I first wrote about these vehicles more than three years ago for AARP Magazine, The New York Times, Reuters and Morningstar.com. Here’s the warning the SEC and FINRA issued after I wrote the pieces.
Structured notes are like bonds, only linked to derivatives. Brokers sell them to mostly older, yield-hungry investors. They are dangerous because they are almost universally backed by the credit of a bank — they are not federally insured — and promise a healthy yield during low-yield times.
I don’t recommend these products because of the risks and costs. They can certainly lose money and reap huge commissions for the brokers selling them. Many of them are labeled “principal protected.”
No one quite knows how these notes will perform in a prolonged bear market, but we have a clue. Lehman Brothers sold billions of them prior to the 2008 crash and investors got their shirts handed to them.
UBS, the Swiss bank and one of the biggest brokers of the Lehman products, agreed to pay investors $120 million to settle a lawsuit over the Lehman notes last year. UBS spokeswoman Megan Stinson told Reuters the Swiss bank was “pleased with the settlement, saying it avoided the cost and uncertainty of litigation, and had set aside reserves to cover it.” The bank did not admit wrongdoing in agreeing to settle.
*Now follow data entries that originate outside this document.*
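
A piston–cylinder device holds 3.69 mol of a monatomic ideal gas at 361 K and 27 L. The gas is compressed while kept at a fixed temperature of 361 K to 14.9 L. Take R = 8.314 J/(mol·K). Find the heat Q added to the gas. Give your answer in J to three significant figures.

Q ≈ -6580 J

Isothermal ⇒ ΔU = 0, so Q = W = nRT ln(V₂/V₁).
Q = (3.69)(8.314)(361) ln(14.9/27) = 11075 × -0.5945 = -6584 J.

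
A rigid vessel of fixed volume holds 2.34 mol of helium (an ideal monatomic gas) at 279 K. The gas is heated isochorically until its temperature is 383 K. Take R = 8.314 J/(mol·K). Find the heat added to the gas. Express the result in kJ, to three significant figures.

Q ≈ 3.03 kJ

Constant volume ⇒ W = 0, so Q = ΔU = nCᵥΔT with Cᵥ = 3R/2 = 12.47 J/(mol·K).
ΔU = (2.34)(12.47)(383 − 279) = 3035 J.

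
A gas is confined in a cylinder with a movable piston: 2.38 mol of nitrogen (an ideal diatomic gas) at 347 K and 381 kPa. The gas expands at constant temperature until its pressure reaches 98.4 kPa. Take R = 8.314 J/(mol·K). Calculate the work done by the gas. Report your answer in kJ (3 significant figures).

W ≈ 9.30 kJ

Isothermal process: W = nRT ln(V₂/V₁) = nRT ln(P₁/P₂).
W = (2.38)(8.314)(347) × ln(381/98.4)
  = 6866 × ln(3.872) = 6866 × 1.354
W_by_gas = 9295 J.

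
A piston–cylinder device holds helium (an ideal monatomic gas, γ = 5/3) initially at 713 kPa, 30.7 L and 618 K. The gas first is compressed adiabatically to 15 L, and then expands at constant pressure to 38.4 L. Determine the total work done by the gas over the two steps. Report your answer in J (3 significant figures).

Step 1 (adiabatic): W = (P₁V₁ − P₂V₂)/(γ−1) = (21889 − 35285)/0.667 = -20094 J.
After step 1: P = 2352 kPa, V = 15 L, T = 996.2 K.
Step 2 (isobaric): W = PΔV = (2352 kPa)(38.4 − 15 L) = 55045 J.
W_total = -20094 + 55045 = 34951 J.

W_total ≈ 35000 J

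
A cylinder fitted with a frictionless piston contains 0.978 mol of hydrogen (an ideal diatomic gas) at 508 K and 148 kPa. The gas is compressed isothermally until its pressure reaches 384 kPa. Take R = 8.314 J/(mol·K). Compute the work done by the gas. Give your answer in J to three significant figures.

Isothermal process: W = nRT ln(V₂/V₁) = nRT ln(P₁/P₂).
W = (0.978)(8.314)(508) × ln(148/384)
  = 4131 × ln(0.3854) = 4131 × -0.9534
W_by_gas = -3938 J.

W ≈ -3940 J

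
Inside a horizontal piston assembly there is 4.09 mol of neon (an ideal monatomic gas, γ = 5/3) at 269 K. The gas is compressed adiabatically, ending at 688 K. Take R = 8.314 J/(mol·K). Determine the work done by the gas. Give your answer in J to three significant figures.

W ≈ -21400 J

Adiabatic ⇒ Q = 0, so W_by = −ΔU = nCᵥ(T₁ − T₂).
Cᵥ = 3R/2 = 12.47 J/(mol·K).
W = (4.09)(12.47)(269 − 688) = -21372 J.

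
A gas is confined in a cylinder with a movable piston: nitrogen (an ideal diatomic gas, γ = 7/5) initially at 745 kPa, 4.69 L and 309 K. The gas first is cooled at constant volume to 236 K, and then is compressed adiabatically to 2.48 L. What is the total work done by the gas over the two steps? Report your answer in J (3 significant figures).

W_total ≈ -1940 J

Step 1 (isochoric): W = 0 (constant volume).
After step 1: P = 569 kPa (V unchanged).
Step 2 (adiabatic): W = (P₁V₁ − P₂V₂)/(γ−1) = (2669 − 3443)/0.4 = -1937 J.
W_total = 0 − 1937 = -1937 J.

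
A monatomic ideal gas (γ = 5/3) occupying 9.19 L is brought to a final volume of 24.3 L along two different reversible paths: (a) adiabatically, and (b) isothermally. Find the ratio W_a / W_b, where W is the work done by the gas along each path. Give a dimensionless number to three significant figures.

Path (a) adiabatic: W = P₁V₁(1 − (V₁/V₂)^(γ−1))/(γ−1) → W_a/(P₁V₁) = 0.7156.
Path (b) isothermal: W = P₁V₁ ln(V₂/V₁) → W_b/(P₁V₁) = 0.9724.
W_a / W_b = 0.7156 / 0.9724 = 0.7359.

W_a / W_b ≈ 0.736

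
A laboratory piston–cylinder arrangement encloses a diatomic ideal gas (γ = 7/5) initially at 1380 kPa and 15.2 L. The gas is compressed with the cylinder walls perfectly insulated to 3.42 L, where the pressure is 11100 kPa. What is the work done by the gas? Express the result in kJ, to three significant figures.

W ≈ -42.5 kJ

Adiabatic: W = (P₁V₁ − P₂V₂)/(γ − 1) with γ = 7/5.
P₁V₁ = 20976 J, P₂V₂ = 37962 J.
W = (20976 − 37962) / 0.4 = -42465 J.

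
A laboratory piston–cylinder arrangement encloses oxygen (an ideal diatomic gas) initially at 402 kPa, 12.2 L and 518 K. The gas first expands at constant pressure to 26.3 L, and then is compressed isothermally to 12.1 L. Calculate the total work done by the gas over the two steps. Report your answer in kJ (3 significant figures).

W_total ≈ -2.54 kJ

Step 1 (isobaric): W = PΔV = (402 kPa)(26.3 − 12.2 L) = 5668 J.
After step 1: P = 402 kPa, V = 26.3 L, T = 1117 K.
Step 2 (isothermal): W = P₁V₁ ln(V₂/V₁) = (10573) ln(12.1/26.3) = -8208 J.
W_total = 5668 − 8208 = -2540 J.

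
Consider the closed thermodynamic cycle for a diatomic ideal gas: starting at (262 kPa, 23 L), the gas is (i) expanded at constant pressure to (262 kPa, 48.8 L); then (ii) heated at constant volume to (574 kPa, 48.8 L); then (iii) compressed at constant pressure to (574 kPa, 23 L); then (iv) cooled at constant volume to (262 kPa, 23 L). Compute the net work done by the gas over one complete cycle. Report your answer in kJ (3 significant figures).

W_net ≈ -8.05 kJ

Constant-volume legs do no work.
W(i) = (262)(48.8 − 23) = 6760 J; W(iii) = (574)(23 − 48.8) = -14809 J.
W_net = 6760 − 14809 = -8050 J (the counter-clockwise enclosed area).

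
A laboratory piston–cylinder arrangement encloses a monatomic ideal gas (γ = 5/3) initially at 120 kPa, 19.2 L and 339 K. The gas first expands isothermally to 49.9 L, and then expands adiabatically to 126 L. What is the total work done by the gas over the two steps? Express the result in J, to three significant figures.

W_total ≈ 3790 J

Step 1 (isothermal): W = P₁V₁ ln(V₂/V₁) = (2304) ln(49.9/19.2) = 2201 J.
After step 1: P = 46.17 kPa, V = 49.9 L, T = 339 K.
Step 2 (adiabatic): W = (P₁V₁ − P₂V₂)/(γ−1) = (2304 − 1243)/0.667 = 1592 J.
W_total = 2201 + 1592 = 3793 J.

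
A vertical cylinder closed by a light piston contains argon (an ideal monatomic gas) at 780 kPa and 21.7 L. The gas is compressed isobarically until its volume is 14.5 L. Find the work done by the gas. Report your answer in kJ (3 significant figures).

Isobaric: W = P ΔV.
W = (780 kPa)(14.5 − 21.7 L) = (780)(-7.2) = -5616 J.

W ≈ -5.62 kJ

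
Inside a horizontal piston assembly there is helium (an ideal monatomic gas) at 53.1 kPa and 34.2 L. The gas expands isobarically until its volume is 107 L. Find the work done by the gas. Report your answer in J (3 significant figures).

W ≈ 3870 J

Isobaric: W = P ΔV.
W = (53.1 kPa)(107 − 34.2 L) = (53.1)(72.8) = 3866 J.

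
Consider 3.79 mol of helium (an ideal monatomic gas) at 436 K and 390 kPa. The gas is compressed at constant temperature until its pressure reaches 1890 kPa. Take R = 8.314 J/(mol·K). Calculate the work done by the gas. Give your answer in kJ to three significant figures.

W ≈ -21.7 kJ

Isothermal process: W = nRT ln(V₂/V₁) = nRT ln(P₁/P₂).
W = (3.79)(8.314)(436) × ln(390/1890)
  = 13738 × ln(0.2063) = 13738 × -1.578
W_by_gas = -21682 J.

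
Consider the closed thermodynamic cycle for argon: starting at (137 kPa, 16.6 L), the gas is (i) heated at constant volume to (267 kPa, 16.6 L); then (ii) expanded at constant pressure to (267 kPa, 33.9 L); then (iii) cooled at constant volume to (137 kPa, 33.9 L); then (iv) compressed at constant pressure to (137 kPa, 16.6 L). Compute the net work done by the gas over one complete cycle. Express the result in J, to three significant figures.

Constant-volume legs do no work.
W(ii) = (267)(33.9 − 16.6) = 4619 J; W(iv) = (137)(16.6 − 33.9) = -2370 J.
W_net = 4619 − 2370 = 2249 J (the clockwise enclosed area).

W_net ≈ 2250 J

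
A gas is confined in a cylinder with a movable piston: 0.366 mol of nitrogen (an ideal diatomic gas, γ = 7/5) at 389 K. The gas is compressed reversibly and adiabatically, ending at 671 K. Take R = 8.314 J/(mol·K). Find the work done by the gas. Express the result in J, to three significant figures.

Adiabatic ⇒ Q = 0, so W_by = −ΔU = nCᵥ(T₁ − T₂).
Cᵥ = 5R/2 = 20.79 J/(mol·K).
W = (0.366)(20.79)(389 − 671) = -2145 J.

W ≈ -2150 J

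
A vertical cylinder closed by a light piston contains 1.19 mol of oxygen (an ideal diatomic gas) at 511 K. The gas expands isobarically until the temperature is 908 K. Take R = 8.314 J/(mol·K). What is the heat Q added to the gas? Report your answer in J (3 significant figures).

Isobaric: W = nRΔT = (1.19)(8.314)(397) = 3928 J.
ΔU = nCᵥΔT with Cᵥ = 5R/2: ΔU = (1.19)(20.79)(397) = 9819 J.
Q = ΔU + W = 9819 + 3928 = 13747 J.

Q ≈ 13700 J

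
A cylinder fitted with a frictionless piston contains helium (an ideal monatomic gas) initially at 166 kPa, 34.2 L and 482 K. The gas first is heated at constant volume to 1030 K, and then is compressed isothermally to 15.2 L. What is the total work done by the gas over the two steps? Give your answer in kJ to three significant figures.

Step 1 (isochoric): W = 0 (constant volume).
After step 1: P = 354.7 kPa (V unchanged).
Step 2 (isothermal): W = P₁V₁ ln(V₂/V₁) = (12132) ln(15.2/34.2) = -9838 J.
W_total = 0 − 9838 = -9838 J.

W_total ≈ -9.84 kJ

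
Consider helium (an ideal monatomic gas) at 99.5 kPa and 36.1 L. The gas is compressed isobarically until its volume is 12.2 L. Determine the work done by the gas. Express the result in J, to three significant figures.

W ≈ -2380 J

Isobaric: W = P ΔV.
W = (99.5 kPa)(12.2 − 36.1 L) = (99.5)(-23.9) = -2378 J.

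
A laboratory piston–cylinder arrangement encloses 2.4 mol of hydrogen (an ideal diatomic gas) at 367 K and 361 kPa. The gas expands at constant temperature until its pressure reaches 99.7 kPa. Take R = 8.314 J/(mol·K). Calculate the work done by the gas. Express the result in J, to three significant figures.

W ≈ 9420 J

Isothermal process: W = nRT ln(V₂/V₁) = nRT ln(P₁/P₂).
W = (2.4)(8.314)(367) × ln(361/99.7)
  = 7323 × ln(3.621) = 7323 × 1.287
W_by_gas = 9423 J.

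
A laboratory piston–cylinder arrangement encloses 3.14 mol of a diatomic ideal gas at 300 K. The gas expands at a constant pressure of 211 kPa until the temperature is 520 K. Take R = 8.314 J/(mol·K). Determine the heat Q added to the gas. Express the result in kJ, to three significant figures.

Isobaric: W = nRΔT = (3.14)(8.314)(220) = 5743 J.
ΔU = nCᵥΔT with Cᵥ = 5R/2: ΔU = (3.14)(20.79)(220) = 14358 J.
Q = ΔU + W = 14358 + 5743 = 20102 J.

Q ≈ 20.1 kJ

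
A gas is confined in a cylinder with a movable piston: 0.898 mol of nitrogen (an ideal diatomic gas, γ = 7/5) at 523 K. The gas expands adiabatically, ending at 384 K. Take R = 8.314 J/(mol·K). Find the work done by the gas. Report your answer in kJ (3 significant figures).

W ≈ 2.59 kJ

Adiabatic ⇒ Q = 0, so W_by = −ΔU = nCᵥ(T₁ − T₂).
Cᵥ = 5R/2 = 20.79 J/(mol·K).
W = (0.898)(20.79)(523 − 384) = 2594 J.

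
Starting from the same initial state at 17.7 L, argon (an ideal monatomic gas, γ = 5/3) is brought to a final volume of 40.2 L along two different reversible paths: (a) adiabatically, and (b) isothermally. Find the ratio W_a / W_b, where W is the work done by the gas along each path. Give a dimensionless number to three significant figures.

W_a / W_b ≈ 0.770

Path (a) adiabatic: W = P₁V₁(1 − (V₁/V₂)^(γ−1))/(γ−1) → W_a/(P₁V₁) = 0.6319.
Path (b) isothermal: W = P₁V₁ ln(V₂/V₁) → W_b/(P₁V₁) = 0.8203.
W_a / W_b = 0.6319 / 0.8203 = 0.7703.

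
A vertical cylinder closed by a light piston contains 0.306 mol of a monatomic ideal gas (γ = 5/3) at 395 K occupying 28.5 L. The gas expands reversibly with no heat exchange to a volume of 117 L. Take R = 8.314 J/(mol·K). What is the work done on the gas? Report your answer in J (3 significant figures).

W ≈ -919 J

Adiabatic: TV^(γ−1) = const with γ = 5/3.
T₂ = T₁ (V₁/V₂)^(γ−1) = 395 × (28.5/117)^0.667 = 395 × 0.39 = 154.1 K.
W_by = nCᵥ(T₁ − T₂) = (0.306)(12.47)(395 − 154.1) = 919.4 J.
Work on gas = −W_by = -919.4 J.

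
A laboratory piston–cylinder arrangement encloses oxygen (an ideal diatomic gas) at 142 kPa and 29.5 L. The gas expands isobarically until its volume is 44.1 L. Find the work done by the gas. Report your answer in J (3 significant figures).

W ≈ 2070 J

Isobaric: W = P ΔV.
W = (142 kPa)(44.1 − 29.5 L) = (142)(14.6) = 2073 J.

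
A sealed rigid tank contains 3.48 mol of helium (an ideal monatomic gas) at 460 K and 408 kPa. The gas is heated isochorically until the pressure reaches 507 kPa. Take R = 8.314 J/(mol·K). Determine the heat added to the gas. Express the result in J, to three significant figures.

Q ≈ 4840 J

Constant volume ⇒ W = 0, so Q = ΔU = nCᵥΔT with Cᵥ = 3R/2 = 12.47 J/(mol·K).
At constant V, T₂/T₁ = P₂/P₁ ⇒ ΔT = T₁(P₂/P₁ − 1) = 460·(507/408 − 1) = 111.6 K.
ΔU = (3.48)(12.47)(111.6) = 4844 J.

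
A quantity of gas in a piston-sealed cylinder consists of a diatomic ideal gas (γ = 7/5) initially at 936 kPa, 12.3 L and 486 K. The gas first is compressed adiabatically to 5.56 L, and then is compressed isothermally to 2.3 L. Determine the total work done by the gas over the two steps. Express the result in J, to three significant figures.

Step 1 (adiabatic): W = (P₁V₁ − P₂V₂)/(γ−1) = (11513 − 15817)/0.4 = -10759 J.
After step 1: P = 2845 kPa, V = 5.56 L, T = 667.7 K.
Step 2 (isothermal): W = P₁V₁ ln(V₂/V₁) = (15817) ln(2.3/5.56) = -13961 J.
W_total = -10759 − 13961 = -24721 J.

W_total ≈ -24700 J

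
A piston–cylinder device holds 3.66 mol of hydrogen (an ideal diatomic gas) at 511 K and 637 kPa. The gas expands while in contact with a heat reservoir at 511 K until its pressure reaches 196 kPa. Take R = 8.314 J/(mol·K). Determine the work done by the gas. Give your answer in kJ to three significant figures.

Isothermal process: W = nRT ln(V₂/V₁) = nRT ln(P₁/P₂).
W = (3.66)(8.314)(511) × ln(637/196)
  = 15549 × ln(3.25) = 15549 × 1.179
W_by_gas = 18327 J.

W ≈ 18.3 kJ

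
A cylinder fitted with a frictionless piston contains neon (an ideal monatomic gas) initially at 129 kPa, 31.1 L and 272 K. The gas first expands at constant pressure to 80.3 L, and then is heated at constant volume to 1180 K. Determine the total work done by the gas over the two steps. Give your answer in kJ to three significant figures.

W_total ≈ 6.35 kJ

Step 1 (isobaric): W = PΔV = (129 kPa)(80.3 − 31.1 L) = 6347 J.
Step 2 (isochoric): W = 0 (constant volume).
W_total = 6347 + 0 = 6347 J.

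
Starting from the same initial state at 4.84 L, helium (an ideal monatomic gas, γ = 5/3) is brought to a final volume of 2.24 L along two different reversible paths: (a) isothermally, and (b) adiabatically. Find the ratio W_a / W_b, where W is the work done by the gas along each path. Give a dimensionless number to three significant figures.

W_a / W_b ≈ 0.765

Path (a) isothermal: W = P₁V₁ ln(V₂/V₁) → W_a/(P₁V₁) = -0.7704.
Path (b) adiabatic: W = P₁V₁(1 − (V₁/V₂)^(γ−1))/(γ−1) → W_b/(P₁V₁) = -1.007.
W_a / W_b = -0.7704 / -1.007 = 0.7651.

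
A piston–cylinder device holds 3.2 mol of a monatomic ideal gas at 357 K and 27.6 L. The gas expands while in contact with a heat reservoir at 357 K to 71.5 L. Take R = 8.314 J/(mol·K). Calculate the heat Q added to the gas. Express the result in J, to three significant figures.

Q ≈ 9040 J

Isothermal ⇒ ΔU = 0, so Q = W = nRT ln(V₂/V₁).
Q = (3.2)(8.314)(357) ln(71.5/27.6) = 9498 × 0.9519 = 9041 J.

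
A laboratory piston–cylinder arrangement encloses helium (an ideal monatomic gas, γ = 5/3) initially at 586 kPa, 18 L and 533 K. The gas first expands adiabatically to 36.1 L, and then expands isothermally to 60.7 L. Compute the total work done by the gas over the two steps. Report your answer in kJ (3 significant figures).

W_total ≈ 9.32 kJ

Step 1 (adiabatic): W = (P₁V₁ − P₂V₂)/(γ−1) = (10548 − 6633)/0.667 = 5873 J.
After step 1: P = 183.7 kPa, V = 36.1 L, T = 335.1 K.
Step 2 (isothermal): W = P₁V₁ ln(V₂/V₁) = (6633) ln(60.7/36.1) = 3447 J.
W_total = 5873 + 3447 = 9320 J.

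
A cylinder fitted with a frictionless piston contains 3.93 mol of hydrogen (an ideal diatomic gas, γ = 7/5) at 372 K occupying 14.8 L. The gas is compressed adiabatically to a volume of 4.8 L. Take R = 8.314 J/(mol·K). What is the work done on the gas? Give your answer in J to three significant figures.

Adiabatic: TV^(γ−1) = const with γ = 7/5.
T₂ = T₁ (V₁/V₂)^(γ−1) = 372 × (14.8/4.8)^0.4 = 372 × 1.569 = 583.6 K.
W_by = nCᵥ(T₁ − T₂) = (3.93)(20.79)(372 − 583.6) = -17288 J.
Work on gas = −W_by = 17288 J.

W ≈ 17300 J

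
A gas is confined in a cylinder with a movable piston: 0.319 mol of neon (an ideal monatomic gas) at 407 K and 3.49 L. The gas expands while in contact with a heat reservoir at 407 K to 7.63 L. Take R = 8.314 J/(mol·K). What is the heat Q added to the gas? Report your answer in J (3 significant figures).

Q ≈ 844 J

Isothermal ⇒ ΔU = 0, so Q = W = nRT ln(V₂/V₁).
Q = (0.319)(8.314)(407) ln(7.63/3.49) = 1079 × 0.7822 = 844.3 J.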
As stock-market volatility soared in the past month, though, brokers have seized the opportunity to sell even more structured products. The Wall Street Journal’s Jason Zweig was on top of the sales surge:
“Over the two weeks that ended October 10, 343 structured notes totaling $2.17 billion were issued by various investment banks. That’s more than three times the amount of deals issued over the same time last year,” reported Zweig, who cited research by Exceed Investments in his report.
“These short-term bonds are typically structured to limit or eliminate your exposure to losses while giving you a stake in potential gains, making them especially alluring in weeks like the one we just had, when stocks were glowing red,” Zweig reported. “But whether you should buy them depends on the exact terms of each note-and on whether you can trust your advisor when he says he understands them.”
Jacob Zamansky, a New York-based lawyer who also represents individual investors, also has this warning:
"While some deals work the way they are designed, other structured notes have caused thousands of investors harm, all the while drawing the scrutiny of securities fraud attorneys. UBS (NYSE:UBS) and other brokerages sold structured notes in 2008, and many of those deals were issued by the now defunct Lehman Brothers. After Lehman filed for bankruptcy, the structured notes were worthless. The spate of lawsuits by customers and regulatory actions that followed underscored the complex and opaque nature of these critters and how investors were misled by their advisors.
Should the structured note sales boom continue, it is essential that brokers and investment banks make full and clear risk disclosure to investors. We are not predicting a Lehman-like collapse that would create panic and havoc in the broad market and also wipe out a swath of structured note holders, however, each deal is complex and laden with risk. Stay away if you don’t understand the devastating losses structured notes could create in your retirement savings.”
In short, structured notes are complex investments. Brokers selling them may not fully understand how they will perform under adverse market conditions, so avoid them.